The “catapult camera” is an example of a project that produced no useful outcome whatsoever. It is included here as an example of a solution that did not find a problem.

The idea was inspired by mast (telescope) camera systems that can be used to map and monitor for example disaster zones. Typical weights for such systems appear to be a few tens of kg, and are capable of supporting camera weights of 4 kg or more. Typical costs for commercial systems appear to be some thousands of EUR. Typical heights that can be reached 10 meters. There is a technology which is capable of reaching altitudes well above 10 meters: small remote- controlled aircraft (helicopters or gliders). These are however not cheap technologies, and are not necessarily very robust in extreme circumstances.

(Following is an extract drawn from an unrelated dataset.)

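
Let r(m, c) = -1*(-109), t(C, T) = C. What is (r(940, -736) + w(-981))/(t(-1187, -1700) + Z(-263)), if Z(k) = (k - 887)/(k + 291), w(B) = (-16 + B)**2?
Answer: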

We proposed building a catapult which is capable of launching a camera up to about 40 meters altitude, taking images while it is in the air, and stitching a panorama image of the pictures.

Full report: Download: CatapultCamera-Final.pdf

Outcome: The solution has far to many issues to be useful in real life. Projectiles are likely to get lost or broken; the image quality is far too poor to be useful. Most problematically, the cost of radio-controlled drones is plummeting, and these will be more competitive in every imaginable way. The problem is valid and important, the solution is not.

Team: Jakke Mäkelä, Niko Porjo, Kalle Pietilä.